The Bidirectional Process Reward Model
Lingyin Zhang, Jun Gao, Xiaoxue Ren, Ziqiang Cao
TL;DR
This paper tackles the limited global context of traditional process reward models by introducing BiPRM, a bidirectional evaluation framework that runs a parallel backward (R2L) stream alongside the conventional forward (L2R) stream and fuses their rewards with a dynamic gate.
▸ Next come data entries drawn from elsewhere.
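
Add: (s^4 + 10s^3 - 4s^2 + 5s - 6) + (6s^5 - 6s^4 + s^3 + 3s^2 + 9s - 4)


Align terms by degree and add:
  s^4 + 10s^3 - 4s^2 + 5s - 6
+ 6s^5 - 6s^4 + s^3 + 3s^2 + 9s - 4
= 6s^5 - 5s^4 + 11s^3 - s^2 + 14s - 10


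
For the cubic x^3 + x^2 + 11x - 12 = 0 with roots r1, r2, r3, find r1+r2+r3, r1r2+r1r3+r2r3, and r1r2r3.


Monic cubic x^3+bx^2+cx+d=0: sum=-b, pairwise sum=c, product=-d.
b=1, c=11, d=-12
r1+r2+r3 = -1
r1r2+r1r3+r2r3 = 11
r1r2r3 = 12


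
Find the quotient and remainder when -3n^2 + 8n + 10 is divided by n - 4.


(-3n^2 + 8n + 10) / (n - 4)
Step 1: -3n * (n - 4) = -3n^2 + 12n; subtract.
Step 2: -4 * (n - 4) = -4n + 16; subtract.
Quotient: -3n - 4, Remainder: -6


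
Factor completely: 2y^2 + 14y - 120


Roots satisfy r1 + r2 = -b/a = -7 and r1*r2 = c/a = -60.
So r1 = -12, r2 = 5.
2y^2 + 14y - 120 = 2(y - r1)(y - r2) = 2(y + 12)(y - 5)


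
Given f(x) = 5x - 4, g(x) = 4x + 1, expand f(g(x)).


Substitute g(x) into f:
f(g(x)) = 5*(4x + 1) + (-4)
Expand and combine: 20x + 1


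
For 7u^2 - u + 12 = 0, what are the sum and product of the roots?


For au^2+bu+c=0: sum = -b/a, product = c/a.
a=7, b=-1, c=12
Sum = -(-1)/7 = 1/7
Product = (12)/7 = 12/7


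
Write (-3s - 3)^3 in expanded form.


Expand (-3s - 3)^3 by repeated multiplication:
  (-3s - 3)^2 = 9s^2 + 18s + 9
= -27s^3 - 81s^2 - 81s - 27


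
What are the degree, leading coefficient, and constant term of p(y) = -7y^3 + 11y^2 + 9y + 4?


Highest power of y is 3, with coefficient -7. Constant term is 4.
Degree = 3, leading coefficient = -7, constant term = 4


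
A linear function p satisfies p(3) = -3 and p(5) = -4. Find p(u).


p(u) = mu + b. Using p(3)=-3, p(5)=-4:
m = (-3 + 4)/(3 - 5) = 1/-2 = -1/2
b = -3 - m*(3) = -3 + 3/2 = -3/2
p(u) = -(1/2)u - (3/2)


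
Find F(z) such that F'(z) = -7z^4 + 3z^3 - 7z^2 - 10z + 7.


Reverse power rule on each term:
  ∫ -7z^4 dz = -(7/5)z^5
  ∫ 3z^3 dz = (3/4)z^4
  ∫ -7z^2 dz = -(7/3)z^3
  ∫ -10z dz = -5z^2
  ∫ 7 dz = 7z
F(z) = -(7/5)z^5 + (3/4)z^4 - (7/3)z^3 - 5z^2 + 7z + C


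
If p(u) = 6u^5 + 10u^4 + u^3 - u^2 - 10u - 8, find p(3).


Using direct substitution:
  6 * (3)^5 = 1458
  10 * (3)^4 = 810
  1 * (3)^3 = 27
  -1 * (3)^2 = -9
  -10 * (3)^1 = -30
  constant: -8
Sum = 1458 + 810 + 27 - 9 - 30 - 8 = 2248


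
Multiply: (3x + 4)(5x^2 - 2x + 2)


Distribute each term of the first polynomial:
  (3x)(5x^2 - 2x + 2) = 15x^3 - 6x^2 + 6x
  (4)(5x^2 - 2x + 2) = 20x^2 - 8x + 8
Sum: 15x^3 + 14x^2 - 2x + 8


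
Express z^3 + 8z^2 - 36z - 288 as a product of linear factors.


Try integer roots (divisors of -288). z=-6: p(-6)=0.
Divide out (z + 6): quotient is z^2 + 2z - 48.
Factor the quadratic: (z + 8)(z - 6)
Result: (z + 6)(z + 8)(z - 6)


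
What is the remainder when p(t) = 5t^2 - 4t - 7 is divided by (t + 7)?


By the Remainder Theorem, the remainder equals p(-7):
  5*(-7)^2 = 245
  -4*(-7)^1 = 28
  constant: -7
Sum: 245 + 28 - 7 = 266


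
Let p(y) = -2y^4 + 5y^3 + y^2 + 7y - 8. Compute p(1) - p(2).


p(1) = 3
p(2) = 18
p(1) - p(2) = 3 - 18 = -15


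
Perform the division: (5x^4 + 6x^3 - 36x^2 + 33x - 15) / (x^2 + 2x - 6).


(5x^4 + 6x^3 - 36x^2 + 33x - 15) / (x^2 + 2x - 6)
Step 1: 5x^2 * (x^2 + 2x - 6) = 5x^4 + 10x^3 - 30x^2; subtract.
Step 2: -4x * (x^2 + 2x - 6) = -4x^3 - 8x^2 + 24x; subtract.
Step 3: 2 * (x^2 + 2x - 6) = 2x^2 + 4x - 12; subtract.
Quotient: 5x^2 - 4x + 2, Remainder: 5x - 3


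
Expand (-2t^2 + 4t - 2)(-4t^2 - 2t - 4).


Distribute each term of the first polynomial:
  (-2t^2)(-4t^2 - 2t - 4) = 8t^4 + 4t^3 + 8t^2
  (4t)(-4t^2 - 2t - 4) = -16t^3 - 8t^2 - 16t
  (-2)(-4t^2 - 2t - 4) = 8t^2 + 4t + 8
Sum: 8t^4 - 12t^3 + 8t^2 - 12t + 8


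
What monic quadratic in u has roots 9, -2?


p(u) = (u - 9)(u + 2)
Expand: u^2 - 7u - 18


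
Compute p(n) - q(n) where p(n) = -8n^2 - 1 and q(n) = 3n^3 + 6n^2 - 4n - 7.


Distribute the minus sign:
  (-8n^2 - 1)
- (3n^3 + 6n^2 - 4n - 7)
Negate second polynomial: -3n^3 - 6n^2 + 4n + 7
Add: -3n^3 - 14n^2 + 4n + 6


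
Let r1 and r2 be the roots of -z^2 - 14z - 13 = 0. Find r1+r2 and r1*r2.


For az^2+bz+c=0: sum = -b/a, product = c/a.
a=-1, b=-14, c=-13
Sum = -(-14)/-1 = -14
Product = (-13)/-1 = 13


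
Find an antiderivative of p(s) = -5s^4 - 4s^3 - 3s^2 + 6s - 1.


Reverse power rule on each term:
  ∫ -5s^4 ds = -s^5
  ∫ -4s^3 ds = -s^4
  ∫ -3s^2 ds = -s^3
  ∫ 6s ds = 3s^2
  ∫ -1 ds = -s
F(s) = -s^5 - s^4 - s^3 + 3s^2 - s + C


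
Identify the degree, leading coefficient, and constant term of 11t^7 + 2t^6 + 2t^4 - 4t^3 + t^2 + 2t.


Highest power of t is 7, with coefficient 11. Constant term is 0.
Degree = 7, leading coefficient = 11, constant term = 0


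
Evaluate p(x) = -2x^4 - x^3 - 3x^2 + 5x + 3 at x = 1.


Using direct substitution:
  -2 * (1)^4 = -2
  -1 * (1)^3 = -1
  -3 * (1)^2 = -3
  5 * (1)^1 = 5
  constant: 3
Sum = -2 - 1 - 3 + 5 + 3 = 2


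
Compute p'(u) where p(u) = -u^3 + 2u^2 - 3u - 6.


Apply the power rule term by term:
  d/du(-u^3) = -3u^2
  d/du(2u^2) = 4u
  d/du(-3u) = -3
  d/du(-6) = 0
p'(u) = -3u^2 + 4u - 3


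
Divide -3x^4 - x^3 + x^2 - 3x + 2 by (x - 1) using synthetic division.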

By reversing the reasoning trajectory through prompt reversal and adaptively weighting forward and backward signals, BiPRM achieves improved step- and trajectory-level verification with only a small gating-parameter overhead and a modest ~5% increase in inference latency. Across GSM-Plus, MATH500, and ProcessBench benchmarks and multiple backbones and objectives, BiPRM yields consistent, significant gains in solution ranking (average around 10–11%) and step-level error localization (average around 37.7%), demonstrating robustness and general applicability. The work highlights the importance of bidirectional context for process-based supervision and suggests a practical, scalable direction for enhancing reasoning in large language models.
Abstract
Process Reward Models (PRMs), which assign fine-grained scores to intermediate reasoning steps within a solution trajectory, have emerged as a promising approach to enhance the reasoning quality of Large Language Models (LLMs). However, most existing PRMs rely on a unidirectional left-to-right (L2R) evaluation scheme, which restricts their utilization of global context. In light of this challenge, we propose a novel bidirectional evaluation paradigm, named Bidirectional Process Reward Model (BiPRM). BiPRM incorporates a parallel right-to-left (R2L) evaluation stream, implemented via prompt reversal, alongside the conventional L2R flow. Then a gating mechanism is introduced to adaptively fuse the reward scores from both streams to yield a holistic quality assessment. Remarkably, compared to the original PRM, BiPRM introduces only a 0.3% parameter increase for the gating module, and the parallel execution of two streams incurs merely 5% inference time latency. Our extensive empirical evaluations spanning diverse benchmarks, LLM backbones, PRM objectives and sampling policies demonstrate that BiPRM consistently surpasses unidirectional baselines, achieving an average relative gain of 10.6% over 54 solution-level configurations and 37.7% in 12 step-level error detection scenarios. Generally, our results highlight the effectiveness, robustness and general applicability of BiPRM, offering a promising new direction for process-based reward modeling.